To date, we have worked with more than 300,000 small-scale farmers, invested US$ 200 million in vulnerable people and created more than 600,000 job opportunities in the agriculture sector. We’re proud to be Africa’s largest maize producer.

As Head of Investor Relations since 2018, I’ve seen the impact Babban Gona has had on Nigeria’s farming communities through creating jobs, strengthening food security and catalysing economic growth across the country.

Powerful partnerships 

Babban Gona has gone from strength to strength and our partnerships have played a key role in this. In 2021, a US$ 5 million loan from IFAD—its first ever investment in a private sector company—sparked confidence in other investors. Since then, we’ve received more than double that amount from additional investors, which is helping us expand our outreach to six regions in the country.

Last season, we provided support to over 95,000 small-scale farmers, who cultivated 160,000 acres of land. We trained 138,000 female entrepreneurs on price strategy and how to select the best products and trade locations.

Our partnership with IFAD has also given us the tools to deepen our engagement with women through programmes like the Women Economic Development Initiative, which helps women overcome social barriers and build successful businesses.

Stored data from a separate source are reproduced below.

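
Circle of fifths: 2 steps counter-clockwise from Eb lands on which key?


Reasoning:
Each counter-clockwise step moves down a perfect 5th (= up a perfect 4th)
From Eb: Eb → Ab → Db
= Db


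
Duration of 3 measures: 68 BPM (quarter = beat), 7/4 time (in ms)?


Quarter-note beat duration = 60000 / 68 ms
Beats per measure (7/4) = 7
One measure = 7 × 60000 / 68 = 420000 / 68 ms
3 measures = 3 × 420000 / 68 = 1260000 / 68
= 18529.4 ms


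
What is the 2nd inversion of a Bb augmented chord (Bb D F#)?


Root position: Bb D F#
2nd inversion: move root and 3rd up an octave
Bass note: F#
Notes (bottom to top) = F# Bb D


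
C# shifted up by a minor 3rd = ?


minor 3rd: 3 letter names, 3 semitones
Letter: C + 2 → E
Pitch: C# + 3 semitones, spelled as an E → E
= E


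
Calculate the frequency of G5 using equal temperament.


Let's work it out.
f = 440 × 2^(n/12) where n = semitones from A4
G5: 10 semitones from A4
f = 440 × 2^(10/12)
f = 783.99 Hz


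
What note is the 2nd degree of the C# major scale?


Reasoning:
Major scale pattern: W-W-H-W-W-W-H (2-2-1-2-2-2-1 semitones)
Starting from C#:
  C# + 2 semitones → D#
  D# + 2 semitones → E#
  E# + 1 semitone → F#
  F# + 2 semitones → G#
  G# + 2 semitones → A#
  A# + 2 semitones → B#
  B# + 1 semitone → C#
Scale: C# D# E# F# G# A# B#
Degree 2 = D#


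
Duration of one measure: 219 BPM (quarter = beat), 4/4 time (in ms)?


Step by step:
Quarter-note beat duration = 60000 / 219 ms
Beats per measure (4/4) = 4
One measure = 4 × 60000 / 219 = 240000 / 219 ms
= 1095.9 ms


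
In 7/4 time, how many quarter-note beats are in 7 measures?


Step by step:
Time signature 7/4: the bottom number 4 means the quarter note gets one count
The top number 7 means 7 quarter-note beats per measure
Total = 7 × 7 measures
= 49 quarter-note beats


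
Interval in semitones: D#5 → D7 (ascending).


Solution.
Absolute semitone position = octave×12 + chromatic position
D#5: 5×12 + 3 = 63
D7: 7×12 + 2 = 86
Difference = 86 - 63 = 23
= 23 semitones


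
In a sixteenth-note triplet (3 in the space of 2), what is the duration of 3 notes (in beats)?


Reasoning:
Triplet: 3 notes occupy the space of 2 sixteenth notes
Space = 2 × 1/4 = 1/2 beats
Each triplet note = 1/2 / 3 = 1/6 beats
3 notes = 3 × 1/6 = 1/2
= 1/2 beats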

IFIs can and should do more 

IFIs should work towards providing low-interest loans for rural businesses. © Eric Alaye

There’s no doubt that International Financial Institutions (IFIs), like IFAD, have had a positive impact on the rural private sector, but there is still much work to be done.

They could provide low-interest loans and tailor them specifically to rural businesses, as well as designing other financing solutions that cater to the unique needs of small-scale farmers, while also supporting the deployment of technical expertise to implement these solutions.

IFAD, for example, has invested more than US$ 3 billion in rural finance systems across more than 70 countries. Today, they are leaders in agricultural risk management with programmes like INSURED and Managing Risks for Rural Development.

As well as direct financial contributions, IFIs could invest in rural infrastructure development – like roads and bridges – which is known to improve the overall business environment in rural communities.

These broad actions have big impacts on individual lives. Poultry farmer, Grace Ochiga, used to struggle to make ends meet and provide for her four children after the death of her husband. She joined Babban Gona in 2021 and received 200 birds. Her income grew five-fold to US$ 500 a month.

Thanks to partnerships, like the one we have with IFAD, we can transform the lives of people like Grace. Going forward, we aim to become a top impact-driven business and support those who are most in need, not just in Nigeria, but across the African continent.